Closed yantosca closed 5 years ago
How large is the core file?
This issue happens when running GCHP both on the Amazon cloud and on Odyssey.
On Amazon, there is no core file, just the error message. The output says: "You can avoid this message by specifying -quiet on the mpirun command line."
On Odyssey (since we run GCHP in SLURM), the core file is 4 GB:
-rw------- 1 ryantosca jacob_lab 4079263744 2018-12-14 16:16 core.41383
On Odyssey, in the slurm-62418670.out file, we get this error output:
*** Error in `/n/regal/jacob_lab/ryantosca/GCHP/gfortran82/gchp_standard/./geos':
free(): invalid size: 0x000000001ba65db0 ***
then a lot of hexadecimal addresses, then
Program received signal SIGABRT: Process abort signal.
Backtrace for this error:
#0 0x2ab12877426f in ???
#1 0x2ab1287741f7 in ???
.. etc ...
srun: error: holy2a05312: task 0: Aborted (core dumped)
slurmstepd: error: holy2a05312 [0] pmixp_client_v2.c:203 [_errhandler] mpi/pmix: ERROR: Error handler invoked: status = -25: Interrupted system call (4)
srun: error: holy2a05312: tasks 1-5: Exited with exit code 244
real 9m42.507s
user 0m0.123s
sys 0m0.471s
On Odyssey, if I use --mpi=pmi2 instead of --mpi=pmix, then we get this stderr output but not the "free() invalid size" error.

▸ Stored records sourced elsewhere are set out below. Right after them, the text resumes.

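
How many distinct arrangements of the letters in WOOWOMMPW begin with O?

With the first slot taken by O, it remains to arrange the other 8 letters (WOWOMMPW).
Those 8 letters have M appearing twice, O appearing twice, and W appearing 3 times, giving (8)!/(3!·2!·2!) = 1680.

1680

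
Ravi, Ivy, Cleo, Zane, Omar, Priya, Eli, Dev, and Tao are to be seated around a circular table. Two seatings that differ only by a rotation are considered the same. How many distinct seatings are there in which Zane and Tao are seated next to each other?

10080

Treat {Zane, Tao} as one unit (2 internal orders) and seat the resulting 8 units around the table: (7)! circular arrangements.
So 2 × (7)! = 2 × 5040 = 10080.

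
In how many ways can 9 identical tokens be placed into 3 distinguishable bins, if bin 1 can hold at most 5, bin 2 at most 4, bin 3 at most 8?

29

Ignoring the caps, the number of non-negative solutions to x_1+…+x_3 = 9 is C(11,2) = 55.
Subtract solutions that violate a single cap (substitute x_i' = x_i − (cap_i+1)): x_1 ≥ 6 gives C(5,2) = 10; x_2 ≥ 5 gives C(6,2) = 15; x_3 ≥ 9 gives C(2,2) = 1. Together 26.
No two caps can be exceeded simultaneously, so the pair terms are all 0.
By inclusion–exclusion the count is 55 − 26 + 0 = 29.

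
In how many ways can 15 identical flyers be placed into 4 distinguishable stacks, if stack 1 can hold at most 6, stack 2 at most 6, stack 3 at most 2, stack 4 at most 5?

Without the upper bounds there are C(18,3) = 816 ways to split 15 among 4 stacks.
Subtract solutions that violate a single cap (substitute x_i' = x_i − (cap_i+1)): x_1 ≥ 7 gives C(11,3) = 165; x_2 ≥ 7 gives C(11,3) = 165; x_3 ≥ 3 gives C(15,3) = 455; x_4 ≥ 6 gives C(12,3) = 220. Together 1005.
Add back pairs where two caps are both exceeded: 4 + 56 + 10 + 56 + 10 + 84 = 220.
By inclusion–exclusion the count is 816 − 1005 + 220 = 31.

31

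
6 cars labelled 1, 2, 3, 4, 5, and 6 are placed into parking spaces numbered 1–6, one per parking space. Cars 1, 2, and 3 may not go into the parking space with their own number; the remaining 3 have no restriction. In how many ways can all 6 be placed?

Let Aᵢ (for i ∈ {1, 2, 3}) be the placements that put car i in its forbidden parking space. Any j of these fix j positions, leaving (6−j)! ways to fill the rest, and there are C(3,j) ways to pick which j.
By inclusion–exclusion, the number of valid placements is Σ_{j=0}^{3} (−1)^j C(3,j)·(6−j)!.
Computing: 720 − 360 + 72 − 6 = 426.

426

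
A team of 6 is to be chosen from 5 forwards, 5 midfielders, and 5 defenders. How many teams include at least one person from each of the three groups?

Unrestricted: C(15,6) = 5005 ways to pick any 6 of the 15.
Selections missing a whole group: no forwards → C(10,6) = 210; no midfielders → C(10,6) = 210; no defenders → C(10,6) = 210.
Add back selections omitting two groups (i.e. drawn from a single group): C(5,6) + C(5,6) + C(5,6) = 0.
By inclusion–exclusion: 5005 − 630 + 0 = 4375.

4375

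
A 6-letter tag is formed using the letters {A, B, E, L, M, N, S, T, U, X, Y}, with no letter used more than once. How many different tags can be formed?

This is a permutation of 6 out of 11: P(11,6) = 11!/5!.
That product is 11 × 10 × 9 × 8 × 7 × 6 = 332640.

332640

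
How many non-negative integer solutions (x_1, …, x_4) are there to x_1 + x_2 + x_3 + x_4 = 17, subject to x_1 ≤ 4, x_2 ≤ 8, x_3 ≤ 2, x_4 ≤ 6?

19

Ignoring the caps, the number of non-negative solutions to x_1+…+x_4 = 17 is C(20,3) = 1140.
Subtract solutions that violate a single cap (substitute x_i' = x_i − (cap_i+1)): x_1 ≥ 5 gives C(15,3) = 455; x_2 ≥ 9 gives C(11,3) = 165; x_3 ≥ 3 gives C(17,3) = 680; x_4 ≥ 7 gives C(13,3) = 286. Together 1586.
Add back pairs where two caps are both exceeded: 20 + 220 + 56 + 56 + 4 + 120 = 476.
Subtract triples: 1 + 0 + 10 + 0 = 11.
By inclusion–exclusion the count is 1140 − 1586 + 476 − 11 = 19.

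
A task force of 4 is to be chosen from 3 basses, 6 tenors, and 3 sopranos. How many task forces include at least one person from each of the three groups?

243

Unrestricted: C(12,4) = 495 ways to pick any 4 of the 12.
Selections missing a whole group: no basses → C(9,4) = 126; no tenors → C(6,4) = 15; no sopranos → C(9,4) = 126.
Add back selections omitting two groups (i.e. drawn from a single group): C(3,4) + C(6,4) + C(3,4) = 15.
By inclusion–exclusion: 495 − 267 + 15 = 243.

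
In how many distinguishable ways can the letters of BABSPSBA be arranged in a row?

1680

BABSPSBA has 8 letters with A appearing twice, B appearing 3 times, and S appearing twice.
The number of distinct arrangements is 8!/(3!·2!·2!) = 40320/24 = 1680.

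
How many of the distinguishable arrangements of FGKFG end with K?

With the last slot taken by K, it remains to arrange the other 4 letters (FGFG).
Those 4 letters have F appearing twice and G appearing twice, giving (4)!/(2!·2!) = 6.

6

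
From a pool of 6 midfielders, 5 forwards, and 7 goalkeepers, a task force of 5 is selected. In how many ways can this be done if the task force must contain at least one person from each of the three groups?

6055

With no constraint there are C(18,5) = 8568 possible selections.
Subtract selections that omit an entire group: no midfielders → C(12,5) = 792; no forwards → C(13,5) = 1287; no goalkeepers → C(11,5) = 462.
Add back selections omitting two groups (i.e. drawn from a single group): C(6,5) + C(5,5) + C(7,5) = 28.
By inclusion–exclusion: 8568 − 2541 + 28 = 6055.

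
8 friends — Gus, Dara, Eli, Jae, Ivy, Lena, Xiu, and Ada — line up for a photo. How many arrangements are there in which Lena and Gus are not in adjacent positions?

30240

Of the 8! = 40320 arrangements, those with Lena and Gus adjacent number 2 × 7! = 10080 (treat the pair as a block with 2 internal orders).
Complementary counting: 40320 − 10080 = 30240.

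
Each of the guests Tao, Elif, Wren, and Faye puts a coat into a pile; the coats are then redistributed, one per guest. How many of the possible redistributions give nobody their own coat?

Count assignments avoiding every fixed point. For any j of the 4 guests fixed to their own coat, the other 4−j can be arranged in (4−j)! ways.
By inclusion–exclusion this is Σ_{j=0}^{4} (−1)^j C(4,j)·(4−j)!.
Computing: 24 − 24 + 12 − 4 + 1 = 9.

9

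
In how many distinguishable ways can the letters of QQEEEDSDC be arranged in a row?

15120

Letter multiplicities in QQEEEDSDC: C×1, D×2, E×3, Q×2, S×1.
Dividing 9! = 362880 by 3!·2!·2! = 24 for the repeated letters gives 15120.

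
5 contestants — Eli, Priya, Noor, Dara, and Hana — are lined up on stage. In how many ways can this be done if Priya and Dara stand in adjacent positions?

48

Treat {Priya, Dara} as a single unit. There are 4 units to order, and the pair itself can be ordered 2 ways.
So the count is 2·(4)! = 48.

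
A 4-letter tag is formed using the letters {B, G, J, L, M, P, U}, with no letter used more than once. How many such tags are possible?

Choose and order 4 of the 7 symbols: the first letter has 7 options, the next 6, then 5, 4.
That product is 7 × 6 × 5 × 4 = 840.

840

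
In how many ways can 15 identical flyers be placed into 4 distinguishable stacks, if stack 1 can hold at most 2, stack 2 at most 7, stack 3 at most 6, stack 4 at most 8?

104

Ignoring the caps, the number of non-negative solutions to x_1+…+x_4 = 15 is C(18,3) = 816.
Subtract solutions that violate a single cap (substitute x_i' = x_i − (cap_i+1)): x_1 ≥ 3 gives C(15,3) = 455; x_2 ≥ 8 gives C(10,3) = 120; x_3 ≥ 7 gives C(11,3) = 165; x_4 ≥ 9 gives C(9,3) = 84. Together 824.
Add back pairs where two caps are both exceeded: 35 + 56 + 20 + 1 + 0 + 0 = 112.
By inclusion–exclusion the count is 816 − 824 + 112 = 104.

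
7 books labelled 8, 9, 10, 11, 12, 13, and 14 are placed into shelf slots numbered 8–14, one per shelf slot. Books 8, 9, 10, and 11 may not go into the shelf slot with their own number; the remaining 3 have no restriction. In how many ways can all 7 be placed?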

We just get this:
Program received signal SIGSEGV: Segmentation fault - invalid memory reference.
Backtrace for this error:
#0 0x2ac3527fb26f in ???
#1 0x2ac354a8cd36 in ???
#2 0x2ac354a8de57 in ???
...etc...
srun: error: holy2a05312: task 0: Segmentation fault (core dumped)
real 7m39.491s
user 0m0.118s
sys 0m0.410s
I am closing this issue because the root cause appears to be #15. Fixing #15 will also fix this issue.
GCHP 12.1.1 runs normally and prints out all timing information at the end, but nevertheless drops a core file at the end of the run. This might be particular to the libraries on our Odyssey cluster.
We are using
Not a huge deal but if anyone has seen the same issue with similar libraries, then please let us know. Have a hunch this was caused by a local update to SLURM.